The year was 2009, I was introduced to Dr Joyce Nyairo, then a Ford Foundation Program Officer. She had been told about the work that I was doing on the curation of the Sheng language via my online dictionary http://sheng.co.ke and she immediately took an interest in the work stating that such work shouldn’t be carried out without better support to enable it reach more people.
Fast forward to early 2010, Dr Nyairo invited me to her office for a grant-writing meeting and later, we were to have lunch with Dr Mutunga, then Ford Foundation’s Regional Director. I knew Dr Mutunga from all his activism work that was in the public domain but I hadn’t met him in person. Our lunch that was to be 30 minutes ended up running to an hour and half as Dr Mutunga bombarded me with questions about the origin of my work and how I had gotten to remain steadfast despite the challenges. He was excited that Dr Nyairo had found our work useful and worth supporting. We were later vetted and found to meet the criteria to be supported by Ford Foundation. Dr Mutunga was the signing authority of our first grant with the Ford Foundation.

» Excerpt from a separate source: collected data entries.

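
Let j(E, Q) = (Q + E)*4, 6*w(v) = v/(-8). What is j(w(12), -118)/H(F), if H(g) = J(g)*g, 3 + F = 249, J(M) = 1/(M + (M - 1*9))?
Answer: -76153/82 ≈ -928.70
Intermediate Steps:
J(M) = 1/(-9 + 2*M) (J(M) = 1/(M + (M - 9)) = 1/(M + (-9 + M)) = 1/(-9 + 2*M))
w(v) = -v/48 (w(v) = (v/(-8))/6 = (v*(-⅛))/6 = (-v/8)/6 = -v/48)
j(E, Q) = 4*E + 4*Q (j(E, Q) = (E + Q)*4 = 4*E + 4*Q)
F = 246 (F = -3 + 249 = 246)
H(g) = g/(-9 + 2*g)
j(w(12), -118)/H(F) = (4*(-1/48*12) + 4*(-118))/((246/(-9 + 2*246))) = (4*(-¼) - 472)/((246/(-9 + 492))) = (-1 - 472)/((246/483)) = -473/(246*(1/483)) = -473/82/161 = -473*161/82 = -76153/82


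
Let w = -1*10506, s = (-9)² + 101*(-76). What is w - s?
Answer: -2911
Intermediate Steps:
s = -7595 (s = 81 - 7676 = -7595)
w = -10506
w - s = -10506 - 1*(-7595) = -10506 + 7595 = -2911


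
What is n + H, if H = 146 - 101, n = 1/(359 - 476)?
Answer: 5264/117 ≈ 44.991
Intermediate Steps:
n = -1/117 (n = 1/(-117) = -1/117 ≈ -0.0085470)
H = 45
n + H = -1/117 + 45 = 5264/117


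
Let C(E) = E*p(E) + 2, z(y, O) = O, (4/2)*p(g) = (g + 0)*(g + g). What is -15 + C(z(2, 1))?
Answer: -12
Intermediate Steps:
p(g) = g**2 (p(g) = ((g + 0)*(g + g))/2 = (g*(2*g))/2 = (2*g**2)/2 = g**2)
C(E) = 2 + E**3 (C(E) = E*E**2 + 2 = E**3 + 2 = 2 + E**3)
-15 + C(z(2, 1)) = -15 + (2 + 1**3) = -15 + (2 + 1) = -15 + 3 = -12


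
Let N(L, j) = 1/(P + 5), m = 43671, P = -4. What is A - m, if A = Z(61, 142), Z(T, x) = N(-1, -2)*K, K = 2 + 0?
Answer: -43669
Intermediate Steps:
N(L, j) = 1 (N(L, j) = 1/(-4 + 5) = 1/1 = 1)
K = 2
Z(T, x) = 2 (Z(T, x) = 1*2 = 2)
A = 2
A - m = 2 - 1*43671 = 2 - 43671 = -43669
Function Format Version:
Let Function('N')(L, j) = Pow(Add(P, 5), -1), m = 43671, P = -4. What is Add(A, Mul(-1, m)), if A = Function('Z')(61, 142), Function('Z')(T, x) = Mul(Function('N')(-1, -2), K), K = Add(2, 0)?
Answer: -43669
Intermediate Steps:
Function('N')(L, j) = 1 (Function('N')(L, j) = Pow(Add(-4, 5), -1) = Pow(1, -1) = 1)
K = 2
Function('Z')(T, x) = 2 (Function('Z')(T, x) = Mul(1, 2) = 2)
A = 2
Add(A, Mul(-1, m)) = Add(2, Mul(-1, 43671)) = Add(2, -43671) = -43669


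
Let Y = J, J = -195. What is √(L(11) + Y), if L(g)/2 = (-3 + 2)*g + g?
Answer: I*√195 ≈ 13.964*I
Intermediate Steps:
L(g) = 0 (L(g) = 2*((-3 + 2)*g + g) = 2*(-g + g) = 2*0 = 0)
Y = -195
√(L(11) + Y) = √(0 - 195) = √(-195) = I*√195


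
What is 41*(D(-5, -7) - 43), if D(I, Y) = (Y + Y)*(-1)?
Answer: -1189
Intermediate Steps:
D(I, Y) = -2*Y (D(I, Y) = (2*Y)*(-1) = -2*Y)
41*(D(-5, -7) - 43) = 41*(-2*(-7) - 43) = 41*(14 - 43) = 41*(-29) = -1189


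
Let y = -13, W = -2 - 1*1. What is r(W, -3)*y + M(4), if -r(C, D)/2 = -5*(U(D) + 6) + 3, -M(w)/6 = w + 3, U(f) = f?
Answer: -354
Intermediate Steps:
W = -3 (W = -2 - 1 = -3)
M(w) = -18 - 6*w (M(w) = -6*(w + 3) = -6*(3 + w) = -18 - 6*w)
r(C, D) = 54 + 10*D (r(C, D) = -2*(-5*(D + 6) + 3) = -2*(-5*(6 + D) + 3) = -2*((-30 - 5*D) + 3) = -2*(-27 - 5*D) = 54 + 10*D)
r(W, -3)*y + M(4) = (54 + 10*(-3))*(-13) + (-18 - 6*4) = (54 - 30)*(-13) + (-18 - 24) = 24*(-13) - 42 = -312 - 42 = -354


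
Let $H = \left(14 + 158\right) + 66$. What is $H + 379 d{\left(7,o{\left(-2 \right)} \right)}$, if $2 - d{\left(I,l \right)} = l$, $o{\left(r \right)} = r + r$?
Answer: $2512$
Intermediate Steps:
$H = 238$ ($H = 172 + 66 = 238$)
$o{\left(r \right)} = 2 r$
$d{\left(I,l \right)} = 2 - l$
$H + 379 d{\left(7,o{\left(-2 \right)} \right)} = 238 + 379 \left(2 - 2 \left(-2\right)\right) = 238 + 379 \left(2 - -4\right) = 238 + 379 \left(2 + 4\right) = 238 + 379 \cdot 6 = 238 + 2274 = 2512$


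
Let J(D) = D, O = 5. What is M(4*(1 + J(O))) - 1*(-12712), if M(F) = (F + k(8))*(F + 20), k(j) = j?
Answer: 14120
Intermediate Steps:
M(F) = (8 + F)*(20 + F) (M(F) = (F + 8)*(F + 20) = (8 + F)*(20 + F))
M(4*(1 + J(O))) - 1*(-12712) = (160 + (4*(1 + 5))² + 28*(4*(1 + 5))) - 1*(-12712) = (160 + (4*6)² + 28*(4*6)) + 12712 = (160 + 24² + 28*24) + 12712 = (160 + 576 + 672) + 12712 = 1408 + 12712 = 14120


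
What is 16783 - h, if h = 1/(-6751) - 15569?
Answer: 218408353/6751 ≈ 32352.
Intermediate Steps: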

As a result of our, Go Sheng, being Ford Foundation grantees, I found myself interacting occasionally with Dr Mutunga. It wasn’t until later when he became the Chief Justice in 2011, that our interactions increased considerably because he had a deep liking for the youth and he felt that it was important for him to reach out to the youth in the language they understood best. Sheng. To this end, he would text me at any time something came to his mind to share with the youth and he would seek my opinion on how to phrase it. This led to a series of tweets that got many people wagging their tongues and even more, wondering how proficient Williski, his preferred Sheng name, had become. He called me his official Sheng Guru.
Just before the 2010 constitution was promulgated in August, our organization – Go Sheng Services (http://gosheng.org) undertook a project to translate the Bill of Rights and the Traffic Act into Sheng. Dr Mutunga was instrumental in this effort as he directly put us in touch with Profs. Yash and Jill Ghai who were gracious as to grant us access to their work – a booklet that simplified the new constitution. Williski felt that the booklet by the Ghais was the perfect document to be translated to help the youth better understand the constitution, given that it was the first time the country was witnessing a publicly written constitution come into force.
The week before he left office, I paid Williski a visit at his office to hand him a ‘kwa heri’ gift from Go Sheng. The gift was a coffee mug and a tee-shirt inscribed with ‘Buddah’. The Sheng word for ‘old man’. He was very excited by the gift and promised to wear the tee-shirt in his next engagement with the youth of Korogocho – where a lot of his youth interfaces occur. He wore it as he had promised.
A few months after he retired as Chief Justice, Williski gave me the task of reading his solidarity speech at the National Youth Leaders Convention in December 2016. His speech opened – as had been the trend – with a line in Sheng, greeting the youth present. He extolled the youth for their hard work and called on them to be more patriotic by making sure that they joined the nation-building train. He called on the youth to be ready – and actively participate in building a strong(er) opposition that would keep the government in check. He urged the youth to take up social causes that would positively impact the lives of those around them.
Since leaving office, we have constantly kept in touch and he still gets to ask questions around words and concepts as used in Sheng. Kenya was fortunate to have had a Chief Justice who was steadfast in his beliefs about fairness and justice for the voiceless.